Last week, I discussed my model Yield Hog Dividend Growth Portfolio’s five-year returns. Today, I’ll be responding to questions and comments that readers e-mailed or posted online.
Do you plan to start a new portfolio now that your five-year returns are in, as you did with your previous model dividend portfolio?
No. I plan to continue managing the current portfolio. The previous model portfolio was wound up in 2017 after five years because it was part of The Globe and Mail’s Strategy Lab series, which was coming to an end. That’s not the case with the current portfolio. As always, I’ll continue to update readers whenever I buy or sell a security.
Did I miss something or did you fail to provide year-to-date numbers, which would really reflect how your portfolio will perform as long as inflation is a factor, which could be a long time? Smoke and mirrors prevail.
No smoke and mirrors here. I manage the portfolio as transparently as possible. If you’re a Globe Unlimited subscriber, you can view monthly updates at tgam.ca/dividendportfolio, where you can also download the portfolio spreadsheet each month. You’ll also find an archive of my columns and monthly updates at globeandmail.com/authors/john-heinzl.
I understand that some investors are interested in year-to-date returns, calendar returns or returns for other periods; readers can calculate these numbers themselves by looking up past portfolio updates in the archives. As a buy-and-hold investor focused on long-term results, the number I’m most interested in is the total return since inception. This is included in every monthly update. In my columns, I often convert the return since inception to an annualized figure, which I then compare with the performance of the S&P/TSX Composite Index to benchmark my performance.
I enjoy your column and couldn’t agree more on the dividend strategy. However, you lost me at “yield on cost,” which many have called irrelevant at best. Perhaps you should refer back to your 2016 column, Don’t Fall for the ‘Yield on Cost’ Myth.”
My views about yield on cost haven’t changed.
Yield on cost is the annualized income of a stock (or, in this case, portfolio), divided by its original cost. I included the model portfolio’s yield on cost – 6.83 per cent – because it’s an easy way to demonstrate the positive impact of dividend growth and dividend reinvestment. Specifically, the longer you hold a stock with a growing dividend, and the more dividends you reinvest, the higher the yield on your original cost will be.
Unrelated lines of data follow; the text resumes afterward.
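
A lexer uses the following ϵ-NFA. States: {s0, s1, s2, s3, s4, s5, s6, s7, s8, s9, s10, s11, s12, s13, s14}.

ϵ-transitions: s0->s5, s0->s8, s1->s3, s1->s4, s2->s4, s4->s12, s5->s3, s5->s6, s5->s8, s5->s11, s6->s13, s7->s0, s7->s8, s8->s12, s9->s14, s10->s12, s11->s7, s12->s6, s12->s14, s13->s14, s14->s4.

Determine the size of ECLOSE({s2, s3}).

7

Start with {s2, s3}.
From s2 via ϵ: add s4.
From s4 via ϵ: add s12.
From s12 via ϵ: add s6, s14.
From s6 via ϵ: add s13.
ϵ-closure = {s2, s3, s4, s6, s12, s13, s14}, which has 7 states.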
As I’ve pointed out in previous columns, however, yield on cost and the more commonly used dividend yield are two very different measures. Both use annual income in the numerator, but yield on cost has a historical, out-of-date price in the denominator, whereas dividend yield uses the stock’s current price. The myth I was referring to is that some investors believe – and a few have tried to convince me – that a high yield on cost is a reason to hang on to a stock, because dividend yields available in the marketplace are typically lower. This reasoning is flawed.
An example will demonstrate why. Say you bought 100 shares of Fortis Inc. (FTS) 10 years ago. At the time, the stock was trading at $33 and the company was paying $1.20 in dividends annually, for a yield of 3.6 per cent. Having raised its dividend every year since then – including an increase announced in late September – Fortis is now paying $2.26 annually. Your yield on cost would therefore be 6.8 per cent ($2.26/$33).
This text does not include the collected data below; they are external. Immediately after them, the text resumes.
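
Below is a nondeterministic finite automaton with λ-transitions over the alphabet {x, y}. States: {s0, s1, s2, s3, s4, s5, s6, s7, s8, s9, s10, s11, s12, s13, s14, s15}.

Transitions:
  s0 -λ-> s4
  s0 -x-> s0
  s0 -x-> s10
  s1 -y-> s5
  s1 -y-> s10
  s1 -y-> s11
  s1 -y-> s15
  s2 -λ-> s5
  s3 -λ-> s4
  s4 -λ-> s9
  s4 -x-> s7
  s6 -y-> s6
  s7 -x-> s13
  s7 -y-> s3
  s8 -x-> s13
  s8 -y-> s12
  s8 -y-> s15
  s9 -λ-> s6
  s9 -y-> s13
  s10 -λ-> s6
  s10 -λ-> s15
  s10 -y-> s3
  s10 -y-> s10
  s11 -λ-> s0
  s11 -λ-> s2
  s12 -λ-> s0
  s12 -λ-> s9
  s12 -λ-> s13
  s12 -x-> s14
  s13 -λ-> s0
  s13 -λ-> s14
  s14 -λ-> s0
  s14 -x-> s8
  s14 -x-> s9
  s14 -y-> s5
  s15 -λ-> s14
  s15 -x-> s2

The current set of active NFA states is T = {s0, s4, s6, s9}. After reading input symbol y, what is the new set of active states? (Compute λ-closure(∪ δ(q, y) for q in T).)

{s0, s4, s6, s9, s13, s14}

s6 on y → {s6}.
s9 on y → {s13}.
No y-transition from s0, s4.
Union after reading y: {s6, s13}.
Now take the λ-closure:
From s13 via λ: add s0, s14.
From s0 via λ: add s4.
From s4 via λ: add s9.
No new states can be added; the closed set is {s0, s4, s6, s9, s13, s14}.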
That’s great. But it doesn’t mean you are earning 6.8 per cent on your money. Why not? Because you effectively have more money at stake now. Fortis’s share price is trading at $50.80, not $33, so your capital has grown. The return you are earning on that capital is 4.4 per cent ($2.26/50.80), which is Fortis’s dividend yield.
Bottom line: When evaluating income-producing investments, the number that matters is the dividend yield. There’s nothing wrong with calculating the yield on cost, but comparing it to the dividend yield of other stocks is a case of apples and oranges.
Why have you hung on to Choice Properties REIT (CHP.UN) when its unit price is lower than it was in 2017, and it hasn’t raised its distribution in years?
When I launched the portfolio in 2017, I originally held Canadian REIT, which had a long history of increasing its distribution. Choice acquired Canadian REIT in 2018, after which distribution hikes dried up as the two REITs combined their operations. I’m still hopeful that Choice will resume distribution increases at some point. In the meantime, it pays an attractive yield of 6 per cent and has a strong balance sheet, deep pipeline of development opportunities and a very stable major tenant in Loblaw Cos. Ltd., whose grocery and drugstore banners account for about 57 per cent of Choice’s gross rental revenue. What’s more, REIT unit prices in general have weakened because of rising interest rates and recession fears. If I were ever going to sell Choice – and I’m not saying I plan to – it would not be at these depressed levels.